Ten days later, on the Grand Final public holiday, 20 Covid-safe holes had been built on nature strips around Preston and Thornbury. Families used whatever they had on hand: PVC pipes, terracotta roof tiles, pot plants, lengths of timber, astroturf and plywood. Some kids painted signage.

“It filled in so much time beforehand – it was kick-arse,” Hillman says.

The 9th hole, Bracken Birdie, featured a halfpipe-style ramp to launch balls onto a park bench, roll along its length and down a pipe at the other end. The 14th hole, Holey Cow, had kids hitting their balls into the mouth of a papier-mache cow, and watching them roll out its backside. Other holes had punny names mainly for parental amusement, including Who’s Your Caddy?, I Like Big Putts and Bogie Nights.

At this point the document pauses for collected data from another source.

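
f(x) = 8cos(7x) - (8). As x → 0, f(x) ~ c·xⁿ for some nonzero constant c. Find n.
2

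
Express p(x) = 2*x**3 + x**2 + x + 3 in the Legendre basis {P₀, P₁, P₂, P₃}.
(10/3)P₀ + (11/5)P₁ + (2/3)P₂ + (4/5)P₃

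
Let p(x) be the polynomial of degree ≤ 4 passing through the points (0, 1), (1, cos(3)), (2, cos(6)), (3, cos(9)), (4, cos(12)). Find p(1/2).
35*cos(3)/32 - 35*cos(6)/64 + 7*cos(9)/32 - 5*cos(12)/128 + 35/128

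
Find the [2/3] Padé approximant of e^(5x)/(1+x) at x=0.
(25*x**2/28 + 10*x/7 + 1)/(-25*x**3/21 + 75*x**2/28 - 18*x/7 + 1)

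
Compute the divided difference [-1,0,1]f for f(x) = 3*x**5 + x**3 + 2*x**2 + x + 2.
2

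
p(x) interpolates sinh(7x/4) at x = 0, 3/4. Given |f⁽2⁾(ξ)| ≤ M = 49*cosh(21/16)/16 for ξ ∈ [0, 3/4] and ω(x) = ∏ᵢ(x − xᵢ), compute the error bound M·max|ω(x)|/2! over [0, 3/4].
441*cosh(21/16)/2048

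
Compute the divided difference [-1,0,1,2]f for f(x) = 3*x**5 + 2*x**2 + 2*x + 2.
15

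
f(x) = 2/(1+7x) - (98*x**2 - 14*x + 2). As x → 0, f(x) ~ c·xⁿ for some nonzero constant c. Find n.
3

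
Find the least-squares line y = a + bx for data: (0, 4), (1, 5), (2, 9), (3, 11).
a = 7/2, b = 5/2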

On the day parents handed out scorecards, and a dedicated QR code linked to an online map showing the location of every hole in the inaugural “Royal Prestbury Cup”. Players were encouraged to donate a gold coin for the Royal Children’s Hospital, which came to “just shy” of $1000 all said and done.

Play carried over to Saturday and Sunday, as families weren’t in a hurry to dismantle their holes. The event was such a success, there’s talk of making it an annual thing – and maybe even timing it just before hard rubbish collection, making the holes easier to clean away.

Hillman reckons more people and community organisations should give it a crack, too, whether to raise money or just entertain local kids.

“It really does give you a sense of purpose; something to do,” he says. “Hopefully some people will read this and go, ‘Yeah, I can do that.’ Because it was really easy to pull together.”